Rurutu fait un peu plus de 30km de circonférence, avec pas mal de relief, que ce soit à l’intérieur de l’île ou sur la route de ceinture. La voiture est nécessaire, mais si vous faites des activités, pas de panique : les prestataires viennent toujours chercher les touristes dans leurs pensions (à part bien sûr si c’est la pension qui fait l’activité, encore moins d’inquiétude à avoir). Vous pouvez aussi demander auprès de votre hébergement ce qu’il propose pour vous déplacer, comme nous l’avons fait avec Viriamu qui nous a conduit à la rando, et ramené d’Avera après la course de chevaux.

À savoir

Je ne suis plus sûre qu’il y ait un distributeur de billet à Rurutu. Mais comme tout se paie en espèces, pensez à retirer de l’argent à Tahiti avant.

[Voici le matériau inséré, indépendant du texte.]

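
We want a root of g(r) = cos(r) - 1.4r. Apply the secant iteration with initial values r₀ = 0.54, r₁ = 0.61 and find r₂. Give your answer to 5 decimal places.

g(0.54) = 0.1017087, g(0.61) = -0.0343520
r₂ = 0.6100000 − (-0.0343520)·(0.6100000 − 0.5400000) / (-0.0343520 − 0.1017087) = 0.6100000 − (-0.0024046)/(-0.1360607) = 0.5923267

0.59233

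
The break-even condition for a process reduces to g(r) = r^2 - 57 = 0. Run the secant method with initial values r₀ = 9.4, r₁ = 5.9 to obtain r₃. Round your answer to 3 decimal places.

g(9.4) = 31.36000, g(5.9) = -22.19000
r₂ = 5.90000 − (-22.19000)·(5.90000 − 9.40000) / (-22.19000 − 31.36000) = 5.90000 − (77.66500)/(-53.55000) = 7.35033
g(7.35033) = -2.97270
r₃ = 7.35033 − (-2.97270)·(7.35033 − 5.90000) / (-2.97270 − (-22.19000)) = 7.35033 − (-4.31138)/(19.21730) = 7.57468

7.575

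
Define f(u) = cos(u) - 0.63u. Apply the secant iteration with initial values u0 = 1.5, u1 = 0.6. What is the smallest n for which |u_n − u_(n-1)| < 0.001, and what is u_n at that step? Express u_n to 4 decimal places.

f(1.5) = -0.874263, f(0.6) = 0.447336
u2 = 0.600000 − 0.447336·(-0.900000)/(1.321598) = 0.904633;  |Δ| = 0.304633
f(0.904633) = 0.048056
u3 = 0.904633 − 0.048056·(0.304633)/(-0.399280) = 0.941297;  |Δ| = 0.036664
f(0.941297) = -0.004277
u4 = 0.941297 − (-0.004277)·(0.036664)/(-0.052333) = 0.938301;  |Δ| = 0.002997
f(0.938301) = 0.000030
u5 = 0.938301 − 0.000030·(-0.002997)/(0.004307) = 0.938322;  |Δ| = 0.000021
|u5 − u4| = 0.000021 < 0.001

n = 5, u_n = 0.9383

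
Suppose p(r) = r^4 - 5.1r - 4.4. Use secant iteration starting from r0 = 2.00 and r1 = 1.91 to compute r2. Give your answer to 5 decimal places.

p(2.00) = 1.4000000, p(1.91) = -0.8323664
r2 = 1.9100000 − (-0.8323664)·(1.9100000 − 2.0000000) / (-0.8323664 − 1.4000000) = 1.9100000 − (0.0749130)/(-2.2323664) = 1.9435577

1.94356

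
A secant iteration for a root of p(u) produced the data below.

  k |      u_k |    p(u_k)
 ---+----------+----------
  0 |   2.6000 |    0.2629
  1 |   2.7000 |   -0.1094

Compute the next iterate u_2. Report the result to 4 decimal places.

2.6706

u_2 = 2.7000 − (-0.1094)·(2.7000 − 2.6000) / (-0.1094 − 0.2629)
   = 2.7000 − (-0.010940)/(-0.372300) = 2.670615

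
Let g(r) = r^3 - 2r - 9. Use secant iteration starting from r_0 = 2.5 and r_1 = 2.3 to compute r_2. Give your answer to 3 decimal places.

2.394

g(2.5) = 1.62500, g(2.3) = -1.43300
r_2 = 2.30000 − (-1.43300)·(2.30000 − 2.50000) / (-1.43300 − 1.62500) = 2.30000 − (0.28660)/(-3.05800) = 2.39372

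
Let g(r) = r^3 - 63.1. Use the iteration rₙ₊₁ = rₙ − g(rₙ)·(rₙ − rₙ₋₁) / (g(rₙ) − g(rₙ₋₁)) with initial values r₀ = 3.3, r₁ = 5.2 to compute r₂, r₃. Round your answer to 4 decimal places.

g(3.3) = -27.163000, g(5.2) = 77.508000
r₂ = 5.200000 − 77.508000·(5.200000 − 3.300000) / (77.508000 − (-27.163000)) = 5.200000 − (147.265200)/(104.671000) = 3.793066
g(3.793066) = -8.527838
r₃ = 3.793066 − (-8.527838)·(3.793066 − 5.200000) / (-8.527838 − 77.508000) = 3.793066 − (11.998106)/(-86.035838) = 3.932521

3.7931, 3.9325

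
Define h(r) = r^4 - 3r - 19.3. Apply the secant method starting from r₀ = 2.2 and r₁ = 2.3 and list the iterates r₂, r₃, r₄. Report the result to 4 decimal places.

h(2.2) = -2.474400, h(2.3) = 1.784100
r₂ = 2.300000 − 1.784100·(2.300000 − 2.200000) / (1.784100 − (-2.474400)) = 2.300000 − (0.178410)/(4.258500) = 2.258105
h(2.258105) = -0.074126
r₃ = 2.258105 − (-0.074126)·(2.258105 − 2.300000) / (-0.074126 − 1.784100) = 2.258105 − (0.003106)/(-1.858226) = 2.259776
h(2.259776) = -0.002083
r₄ = 2.259776 − (-0.002083)·(2.259776 − 2.258105) / (-0.002083 − (-0.074126)) = 2.259776 − (-0.000003)/(0.072043) = 2.259825

2.2581, 2.2598, 2.2598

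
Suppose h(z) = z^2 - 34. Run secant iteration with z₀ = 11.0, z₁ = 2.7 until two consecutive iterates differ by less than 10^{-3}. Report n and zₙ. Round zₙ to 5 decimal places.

h(11.0) = 87.0000000, h(2.7) = -26.7100000
z₂ = 2.7000000 − (-26.7100000)·(-8.3000000)/(-113.7100000) = 4.6496350;  |Δ| = 1.9496350
h(4.6496350) = -12.3808940
z₃ = 4.6496350 − (-12.3808940)·(1.9496350)/(14.3291060) = 6.3341941;  |Δ| = 1.6845590
h(6.3341941) = 6.1220144
z₄ = 6.3341941 − 6.1220144·(1.6845590)/(18.5029084) = 5.7768279;  |Δ| = 0.5573661
h(5.7768279) = -0.6282591
z₅ = 5.7768279 − (-0.6282591)·(-0.5573661)/(-6.7502735) = 5.8287029;  |Δ| = 0.0518750
h(5.8287029) = -0.0262223
z₆ = 5.8287029 − (-0.0262223)·(0.0518750)/(0.6020368) = 5.8309624;  |Δ| = 0.0022595
h(5.8309624) = 0.0001223
z₇ = 5.8309624 − 0.0001223·(0.0022595)/(0.0263447) = 5.8309519;  |Δ| = 0.0000105
|z₇ − z₆| = 0.0000105 < 10^{-3}

n = 7, zₙ = 5.83095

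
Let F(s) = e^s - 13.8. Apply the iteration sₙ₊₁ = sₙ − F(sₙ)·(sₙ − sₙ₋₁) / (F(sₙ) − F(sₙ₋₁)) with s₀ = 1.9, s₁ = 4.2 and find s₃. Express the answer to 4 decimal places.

F(1.9) = -7.114106, F(4.2) = 52.886331
s₂ = 4.200000 − 52.886331·(4.200000 − 1.900000) / (52.886331 − (-7.114106)) = 4.200000 − (121.638561)/(60.000437) = 2.172705
F(2.172705) = -5.017989
s₃ = 2.172705 − (-5.017989)·(2.172705 − 4.200000) / (-5.017989 − 52.886331) = 2.172705 − (10.172943)/(-57.904320) = 2.348391

2.3484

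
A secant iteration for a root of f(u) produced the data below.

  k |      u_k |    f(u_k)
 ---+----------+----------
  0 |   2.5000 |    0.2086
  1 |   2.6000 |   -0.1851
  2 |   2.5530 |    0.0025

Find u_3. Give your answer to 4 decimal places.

2.5536

u_3 = 2.5530 − 0.0025·(2.5530 − 2.6000) / (0.0025 − (-0.1851))
   = 2.5530 − (-0.000118)/(0.187600) = 2.553626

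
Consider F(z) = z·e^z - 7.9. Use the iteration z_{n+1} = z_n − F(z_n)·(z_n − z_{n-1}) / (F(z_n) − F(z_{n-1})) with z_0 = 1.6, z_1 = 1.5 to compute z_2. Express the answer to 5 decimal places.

1.59793

F(1.6) = 0.0248519, F(1.5) = -1.1774664
z_2 = 1.5000000 − (-1.1774664)·(1.5000000 − 1.6000000) / (-1.1774664 − 0.0248519) = 1.5000000 − (0.1177466)/(-1.2023183) = 1.5979330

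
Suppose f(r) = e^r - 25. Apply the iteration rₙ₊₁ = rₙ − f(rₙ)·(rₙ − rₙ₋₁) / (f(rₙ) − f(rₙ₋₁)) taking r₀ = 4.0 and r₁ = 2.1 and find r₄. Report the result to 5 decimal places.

3.15094

f(4.0) = 29.5981500, f(2.1) = -16.8338301
r₂ = 2.1000000 − (-16.8338301)·(2.1000000 − 4.0000000) / (-16.8338301 − 29.5981500) = 2.1000000 − (31.9842772)/(-46.4319801) = 2.7888416
f(2.7888416) = -8.7378300
r₃ = 2.7888416 − (-8.7378300)·(2.7888416 − 2.1000000) / (-8.7378300 − (-16.8338301)) = 2.7888416 − (-6.0189804)/(8.0960001) = 3.5322927
f(3.5322927) = 9.2022926
r₄ = 3.5322927 − 9.2022926·(3.5322927 − 2.7888416) / (9.2022926 − (-8.7378300)) = 3.5322927 − (6.8414548)/(17.9401227) = 3.1509433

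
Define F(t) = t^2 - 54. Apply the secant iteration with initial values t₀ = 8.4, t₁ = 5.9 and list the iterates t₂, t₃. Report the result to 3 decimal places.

7.242, 7.360

F(8.4) = 16.56000, F(5.9) = -19.19000
t₂ = 5.90000 − (-19.19000)·(5.90000 − 8.40000) / (-19.19000 − 16.56000) = 5.90000 − (47.97500)/(-35.75000) = 7.24196
F(7.24196) = -1.55404
t₃ = 7.24196 − (-1.55404)·(7.24196 − 5.90000) / (-1.55404 − (-19.19000)) = 7.24196 − (-2.08546)/(17.63596) = 7.36021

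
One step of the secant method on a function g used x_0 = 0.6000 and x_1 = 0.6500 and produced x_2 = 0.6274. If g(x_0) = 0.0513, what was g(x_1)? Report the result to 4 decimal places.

-0.0423

The secant line through (0.6000, 0.0513) and (0.6500, g(x_1)) crosses zero at x_2 = 0.6274.
So (0.6000, 0.0513), (0.6500, g(x_1)), (0.6274, 0) are collinear:
g(x_1) = 0.0513 · (0.6500 − 0.6274) / (0.6000 − 0.6274) = 0.0513 · (0.022600)/(-0.027400) = -0.042313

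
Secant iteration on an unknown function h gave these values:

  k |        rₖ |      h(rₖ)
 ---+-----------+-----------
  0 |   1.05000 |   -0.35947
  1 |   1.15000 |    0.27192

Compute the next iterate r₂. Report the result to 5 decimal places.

1.10693

r₂ = 1.15000 − 0.27192·(1.15000 − 1.05000) / (0.27192 − (-0.35947))
   = 1.15000 − (0.0271920)/(0.6313900) = 1.1069331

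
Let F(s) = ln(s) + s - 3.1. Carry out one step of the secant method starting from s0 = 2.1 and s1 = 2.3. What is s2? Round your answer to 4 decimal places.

2.2774

F(2.1) = -0.258063, F(2.3) = 0.032909
s2 = 2.300000 − 0.032909·(2.300000 − 2.100000) / (0.032909 − (-0.258063)) = 2.300000 − (0.006582)/(0.290972) = 2.277380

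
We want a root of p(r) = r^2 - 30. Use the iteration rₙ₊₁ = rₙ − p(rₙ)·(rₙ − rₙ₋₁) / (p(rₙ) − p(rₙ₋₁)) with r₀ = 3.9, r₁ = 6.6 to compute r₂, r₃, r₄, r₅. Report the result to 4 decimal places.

5.3086, 5.4613, 5.4775, 5.4772

p(3.9) = -14.790000, p(6.6) = 13.560000
r₂ = 6.600000 − 13.560000·(6.600000 − 3.900000) / (13.560000 − (-14.790000)) = 6.600000 − (36.612000)/(28.350000) = 5.308571
p(5.308571) = -1.819069
r₃ = 5.308571 − (-1.819069)·(5.308571 − 6.600000) / (-1.819069 − 13.560000) = 5.308571 − (2.349198)/(-15.379069) = 5.461324
p(5.461324) = -0.173936
r₄ = 5.461324 − (-0.173936)·(5.461324 − 5.308571) / (-0.173936 − (-1.819069)) = 5.461324 − (-0.026569)/(1.645133) = 5.477475
p(5.477475) = 0.002728
r₅ = 5.477475 − 0.002728·(5.477475 − 5.461324) / (0.002728 − (-0.173936)) = 5.477475 − (0.000044)/(0.176664) = 5.477225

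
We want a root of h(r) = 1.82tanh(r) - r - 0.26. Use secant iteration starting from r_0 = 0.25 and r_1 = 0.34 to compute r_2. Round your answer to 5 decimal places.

0.34596

h(0.25) = -0.0642480, h(0.34) = -0.0039911
r_2 = 0.3400000 − (-0.0039911)·(0.3400000 − 0.2500000) / (-0.0039911 − (-0.0642480)) = 0.3400000 − (-0.0003592)/(0.0602569) = 0.3459612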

Comme pour Rimatara, l’aéroport de Rurutu est équipé du strict minimum, et le personnel est assez laxiste sur les affaires emportées en cabine. Vous pouvez donc ramener chapeau(x) et panier(s) tressés même si ça ne rentre pas dans les sacs.

Que faire à Rurutu ?

Voici une liste (non exhaustive) des choses à voir et à faire sur l’île de Rurutu :

  • Faire un tour de l’île avec un guide
  • Observer voire plonger avec les baleines à bosse (entre fin juillet et octobre normalement)
  • Visiter les grottes de l’île, dont la fameuse Ana A’eo (grotte de Mitterrand)
  • Partir à l’aventure pour voir la « grotte dragon »
  • Faire une randonnée sur les crêtes –> demander à votre pension de vous montrer une carte de l’île et le chemin
  • Visiter les champs de taro ou tarodières
  • Faire une balade à cheval avec un guide équestre agréé (comme Viriamu de la pension Teautamatea)
  • Voir le marae Ta’aroa (du nom du dieu pour lequel il a été érigé) à Vitaria derrière la pension Teautamatea, avec l’accord de son propriétaire Viriamu (oui, il revient souvent mais en même temps, c’est une personne importante de Rurutu)
  • Découvrir l’artisanat local : la vannerie et en particulier les chapeaux tressés
  • Acheter du café de Rurutu (en vente notamment à la pension Teautamatea)
  • Voir la plus longue courses de chevaux sur plage de Polynésie (1er vendredi de juillet, à midi sur la plage d’Avera)
  • Voir la tombe d’Eric Bishop au cimetière de Moerai
  • Se baigner sur l’une des nombreuses plages de l’île

Pour les activités et excursions avec un prestataire, renseignez-vous auprès des pensions.

Si vous aimez les îles encore sauvages et préservées, avec une identité et une culture forte, vous aimerez sûrement Rurutu. J’ai personnellement adoré cette île, et il est sûr et certain que j’y retournerai car je m’y sens bien et qu’elle a encore une grande part de mystère.